San Francisco Injury Center (SFIC) »  Full Research Descriptions »  Hemostatic Resuscitation and Traumatic Coagulopathy

Hemostatic Resuscitation and Traumatic Coagulopathy; Effect of Platelet Number and Function on Coagulopathy and Outcome after Trauma

Project Director/Lead Investigator: Mitchell Cohen, MD

Brief Summary of Project: Coagulopathy is present in 25-38% of trauma patients on arrival to the hospital and these patients are four times more likely to die. Recently, a high Fresh Frozen Plasma (FFP):Packed Red Blood Cell (PRBC) ratio has been shown to decrease mortality in massively transfused trauma patients. Therefore, we hypothesized that patients with coagulopathy on arrival to the hospital may benefit more from transfusion with a high ratio of FFP:PRBC than those who are not coagulopathic.

Recent studies have also shown that platelets play a central role in hemostasis after trauma. However, the platelet count of most trauma patients does not fall below the commonly taught "normal range" (150K-450K), and as a result, little attention has been paid to admission platelet count as a predictor of outcome. We examined the relationship between admission platelet count and outcome after trauma.

Specific Aims:
1. To determine if coagulopathic patients benefit more than non-coagulopatic patients from transfusion with a high ratio of FFP:PRBC.
2. To examine the relationship between admission platelet count and outcome after trauma.
3. To suggest an optimal transfusion protocol for acutely injured patients.

Studies/Results: We conducted two studies. The first was a retrospective multi-center cohort study of 452 massively transfused trauma patients to determine if the effect of the ratio of FFP:PRBC on death at 24 hours is modified by a patient's coagulation status on arrival to the hospital. Data collection is complete and data analysis is nearing completion. Preliminary analysis indicates that those who arrived to the hospital with coagulopahty had a greater risk of death than those without coagulopathy. However, as the ratio of FFP:PRBC transfused increased, mortality decreased similarly between the two groups. Most of the decrease occurred with transfusion of at least one half unit of FFP for every one unit of PRBCs transfused.

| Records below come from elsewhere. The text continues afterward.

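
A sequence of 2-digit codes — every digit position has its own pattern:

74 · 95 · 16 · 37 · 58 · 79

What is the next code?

First digit: +2 each step, mod 10, so 7, 9, 1, 3, 5, 7 → 9.
Second digit — +1 each step, mod 10: 4, 5, 6, 7, 8, 9 → 0.
So the next code is 90.

90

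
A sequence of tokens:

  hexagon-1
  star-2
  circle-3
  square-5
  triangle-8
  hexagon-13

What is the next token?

star-21

Shape goes hexagon, star, circle, square, triangle, hexagon → star (repeats hexagon → star → circle → square → triangle).
Second component — each term is the sum of the two before it: 1, 2, 3, 5, 8, 13 → 21.
Putting it together: star-21.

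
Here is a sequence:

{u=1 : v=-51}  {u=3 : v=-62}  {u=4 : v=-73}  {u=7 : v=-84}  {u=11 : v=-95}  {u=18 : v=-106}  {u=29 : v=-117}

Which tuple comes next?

U goes 1, 3, 4, 7, 11, 18, 29 → 47 (each term is the sum of the two before it).
V — −11 each step: -51, -62, -73, -84, -95, -106, -117 → -128.
So the next tuple is {u=47 : v=-128}.

{u=47 : v=-128}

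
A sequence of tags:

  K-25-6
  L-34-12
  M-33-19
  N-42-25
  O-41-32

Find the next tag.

Letter: letters move forward 1 place in the alphabet; K, L, M, N, O → P.
Second component: 25, 34, 33, 42, 41 → 50 (alternating steps +9, −1, +9, −1, …).
Third component: 6, 12, 19, 25, 32 → 38 (alternating steps +6, +7, +6, +7, …).
Combining the parts gives P-50-38.

P-50-38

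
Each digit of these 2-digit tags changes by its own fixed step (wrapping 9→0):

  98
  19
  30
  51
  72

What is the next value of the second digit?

Second digit — +1 each step, mod 10: 8, 9, 0, 1, 2 → 3.

3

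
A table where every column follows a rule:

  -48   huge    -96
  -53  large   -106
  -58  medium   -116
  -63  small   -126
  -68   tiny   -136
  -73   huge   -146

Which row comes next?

-78  large  -156

For the first component, −5 each step: -48, -53, -58, -63, -68, -73 → -78.
Size: repeats huge → large → medium → small → tiny; huge, large, medium, small, tiny, huge → large.
For the third component, always 2 × the first component: -96, -106, -116, -126, -136, -146 → -156.
So the next row is -78  large  -156.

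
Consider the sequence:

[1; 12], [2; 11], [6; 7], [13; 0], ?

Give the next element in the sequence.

[23; -10]

First value: differences are 1, 4, 7, … (increasing by 3 each time), so 1, 2, 6, 13 → 23.
Second value — together with the first value always sums to 13: 12, 11, 7, 0 → -10.
Combining the parts gives [23; -10].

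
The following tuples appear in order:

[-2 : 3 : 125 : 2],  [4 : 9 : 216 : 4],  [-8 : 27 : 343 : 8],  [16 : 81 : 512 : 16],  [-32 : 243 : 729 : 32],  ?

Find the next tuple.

[64 : 729 : 1000 : 64]

First value: ×(-2) each step; -2, 4, -8, 16, -32 → 64.
Second value: ×3 each step; 3, 9, 27, 81, 243 → 729.
Third value — perfect cubes: 5³, 6³, 7³, …: 125, 216, 343, 512, 729 → 1000.
Fourth value: 2, 4, 8, 16, 32 → 64 (×2 each step).
Putting it together: [64 : 729 : 1000 : 64].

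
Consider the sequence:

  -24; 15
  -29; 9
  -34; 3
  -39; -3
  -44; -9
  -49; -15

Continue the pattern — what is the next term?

-54; -21

First component goes -24, -29, -34, -39, -44, -49 → -54 (−5 each step).
Second component: 15, 9, 3, -3, -9, -15 → -21 (−6 each step).
Combining the parts gives -54; -21.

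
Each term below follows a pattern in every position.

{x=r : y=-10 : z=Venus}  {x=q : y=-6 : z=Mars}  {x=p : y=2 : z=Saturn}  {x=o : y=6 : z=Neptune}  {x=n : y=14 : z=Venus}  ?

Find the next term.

X goes r, q, p, o, n → m (letters move back 1 place in the alphabet).
For the y, alternating steps +4, +8, +4, +8, …: -10, -6, 2, 6, 14 → 18.
Z: repeats Venus → Mars → Saturn → Neptune; Venus, Mars, Saturn, Neptune, Venus → Mars.
Putting it together: {x=m : y=18 : z=Mars}.

{x=m : y=18 : z=Mars}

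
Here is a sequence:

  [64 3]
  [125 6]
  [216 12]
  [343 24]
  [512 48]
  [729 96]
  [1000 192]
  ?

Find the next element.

First component: perfect cubes: 4³, 5³, 6³, …; 64, 125, 216, 343, 512, 729, 1000 → 1331.
Second component goes 3, 6, 12, 24, 48, 96, 192 → 384 (×2 each step).
Combining the parts gives [1331 384].

[1331 384]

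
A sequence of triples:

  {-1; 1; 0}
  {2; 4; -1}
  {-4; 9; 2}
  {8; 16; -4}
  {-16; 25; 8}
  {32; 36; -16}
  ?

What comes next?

{-64; 49; 32}

First slot: ×(-2) each step, so -1, 2, -4, 8, -16, 32 → -64.
Second slot goes 1, 4, 9, 16, 25, 36 → 49 (perfect squares: 1², 2², 3², …).
Third slot goes 0, -1, 2, -4, 8, -16 → 32 (always the previous value of the first slot).
So the next triple is {-64; 49; 32}.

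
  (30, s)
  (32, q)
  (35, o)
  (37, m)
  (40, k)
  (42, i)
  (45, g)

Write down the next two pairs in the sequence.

(47, e), (50, c)

For the first entry, alternating steps +2, +3, +2, +3, …: 30, 32, 35, 37, 40, 42, 45 → 47 → 50.
Letter goes s, q, o, m, k, i, g → e → c (letters move back 2 places in the alphabet).
So the next two pairs are (47, e) and (50, c).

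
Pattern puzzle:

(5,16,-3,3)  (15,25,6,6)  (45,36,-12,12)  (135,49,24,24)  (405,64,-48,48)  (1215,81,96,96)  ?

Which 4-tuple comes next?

For the first component, ×3 each step: 5, 15, 45, 135, 405, 1215 → 3645.
Second component: perfect squares: 4², 5², 6², …; 16, 25, 36, 49, 64, 81 → 100.
Third component goes -3, 6, -12, 24, -48, 96 → -192 (×(-2) each step).
Fourth component: ×2 each step; 3, 6, 12, 24, 48, 96 → 192.
Putting it together: (3645,100,-192,192).

(3645,100,-192,192)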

The second was a retrospective cohort study of 389 massively transfused trauma patients to test the association between admission platelet count and 24 hr mortality and units of PRBCs transfused. Data collection is complete and data analysis is nearing completion. Preliminary results indicate that admission platelet count was inversely correlated with 24 hour mortality and transfusion of PRBCs.

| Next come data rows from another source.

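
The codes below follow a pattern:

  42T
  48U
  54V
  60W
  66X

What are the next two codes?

For the first component, +6 each step: 42, 48, 54, 60, 66 → 72 → 78.
Letter: letters move forward 1 place in the alphabet; T, U, V, W, X → Y → Z.
Putting the parts together: 72Y and then 78Z.

72Y, 78Z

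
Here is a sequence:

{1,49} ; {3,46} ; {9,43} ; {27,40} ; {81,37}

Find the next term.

{243,34}

First entry goes 1, 3, 9, 27, 81 → 243 (×3 each step).
Second entry: −3 each step; 49, 46, 43, 40, 37 → 34.
Combining the parts gives {243,34}.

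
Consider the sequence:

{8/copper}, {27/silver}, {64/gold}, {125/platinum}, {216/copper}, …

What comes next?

First part: perfect cubes: 2³, 3³, 4³, …, so 8, 27, 64, 125, 216 → 343.
Metal: copper, silver, gold, platinum, copper → silver (repeats copper → silver → gold → platinum).
So the next pair is {343/silver}.

{343/silver}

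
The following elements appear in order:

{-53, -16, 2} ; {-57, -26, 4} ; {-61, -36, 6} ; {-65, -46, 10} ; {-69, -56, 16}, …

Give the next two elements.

First coordinate: -53, -57, -61, -65, -69 → -73 → -77 (−4 each step).
Second coordinate — −10 each step: -16, -26, -36, -46, -56 → -66 → -76.
Third coordinate: each term is the sum of the two before it; 2, 4, 6, 10, 16 → 26 → 42.
So the next two elements are {-73, -66, 26} and {-77, -76, 42}.

{-73, -66, 26}, {-77, -76, 42}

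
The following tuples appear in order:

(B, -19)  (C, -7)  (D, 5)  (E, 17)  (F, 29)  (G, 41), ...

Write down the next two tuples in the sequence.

(H, 53), (I, 65)

Letter: letters move forward 1 place in the alphabet, so B, C, D, E, F, G → H → I.
Second coordinate: +12 each step; -19, -7, 5, 17, 29, 41 → 53 → 65.
Putting the parts together: (H, 53) and then (I, 65).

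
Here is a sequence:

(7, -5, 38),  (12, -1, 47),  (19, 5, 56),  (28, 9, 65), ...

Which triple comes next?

First coordinate: differences are 5, 7, 9, … (increasing by 2 each time), so 7, 12, 19, 28 → 39.
Second coordinate: -5, -1, 5, 9 → 15 (alternating steps +4, +6, +4, +6, …).
Third coordinate: 38, 47, 56, 65 → 74 (+9 each step).
So the next triple is (39, 15, 74).

(39, 15, 74)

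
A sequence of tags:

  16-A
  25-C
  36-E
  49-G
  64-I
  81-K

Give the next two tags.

100-M, 121-O

First component goes 16, 25, 36, 49, 64, 81 → 100 → 121 (perfect squares: 4², 5², 6², …).
Letter: A, C, E, G, I, K → M → O (letters move forward 2 places in the alphabet).
Putting the parts together: 100-M and then 121-O.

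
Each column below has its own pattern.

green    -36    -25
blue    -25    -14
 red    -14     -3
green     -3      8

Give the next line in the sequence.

For the colour, repeats green → blue → red: green, blue, red, green → blue.
Second component — +11 each step: -36, -25, -14, -3 → 8.
Third component goes -25, -14, -3, 8 → 19 (always 11 more than the second component).
Putting it together: blue  8  19.

blue  8  19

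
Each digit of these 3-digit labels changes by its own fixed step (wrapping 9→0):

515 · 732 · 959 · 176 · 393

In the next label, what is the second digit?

1

First digit goes 5, 7, 9, 1, 3 → 5 (+2 each step, mod 10).
Second digit — +2 each step, mod 10: 1, 3, 5, 7, 9 → 1.
Third digit goes 5, 2, 9, 6, 3 → 0 (−3 each step, mod 10).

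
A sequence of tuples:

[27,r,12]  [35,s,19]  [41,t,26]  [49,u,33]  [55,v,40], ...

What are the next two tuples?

First coordinate: alternating steps +8, +6, +8, +6, …, so 27, 35, 41, 49, 55 → 63 → 69.
Letter: r, s, t, u, v → w → x (letters move forward 1 place in the alphabet).
Third coordinate — +7 each step: 12, 19, 26, 33, 40 → 47 → 54.
So the next two tuples are [63,w,47] and [69,x,54].

[63,w,47], [69,x,54]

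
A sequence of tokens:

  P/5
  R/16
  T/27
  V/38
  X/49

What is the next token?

Z/60

Letter goes P, R, T, V, X → Z (letters move forward 2 places in the alphabet).
Second component: +11 each step; 5, 16, 27, 38, 49 → 60.
Putting it together: Z/60.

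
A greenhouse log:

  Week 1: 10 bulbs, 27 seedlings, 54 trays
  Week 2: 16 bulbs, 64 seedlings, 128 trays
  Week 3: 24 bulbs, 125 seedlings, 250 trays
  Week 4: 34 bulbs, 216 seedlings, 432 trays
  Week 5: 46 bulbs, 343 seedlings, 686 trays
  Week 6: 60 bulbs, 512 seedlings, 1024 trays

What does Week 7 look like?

76 bulbs, 729 seedlings, 1458 trays

Bulbs goes 10, 16, 24, 34, 46, 60 → 76 (differences are 6, 8, 10, … (increasing by 2 each time)).
Seedlings goes 27, 64, 125, 216, 343, 512 → 729 (perfect cubes: 3³, 4³, 5³, …).
Trays: 54, 128, 250, 432, 686, 1024 → 1458 (always 2 × the seedlings).
So the next line is 76 bulbs, 729 seedlings, 1458 trays.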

Significance: The mortality benefit from a high FFP:PRBC ratio is similar for all massively transfused trauma patients. This is contrary to the current belief that coagulopathic trauma patients benefit most from a high FFP:PRBC ratio. Furthermore, it is unnecessary to determine whether coagulopathy is present before transfusing a high FFP:PRBC ratio. Further studies are needed to determine the mechanism by which a high FFP:PRBC ratio decreases mortality in all massively transfused trauma patients.

Admission platelet count was inversely correlated with 24 hr mortality and transfusion of PRBCs. Our results suggest that a normal platelet count may be insufficient after severe trauma, and as a result, these patients may benefit from a lower platelet transfusion threshold.

The first abstract was accepted and presented at the American College of Surgeons surgical forum, October, 2010. A corresponding manuscript has been written and is in press at the Journal of Trauma. Results from the second study were presented at the American Association for the Surgery of Trauma (AAST) in September 2010. The corresponding manuscript is also in press at the Journal of Trauma.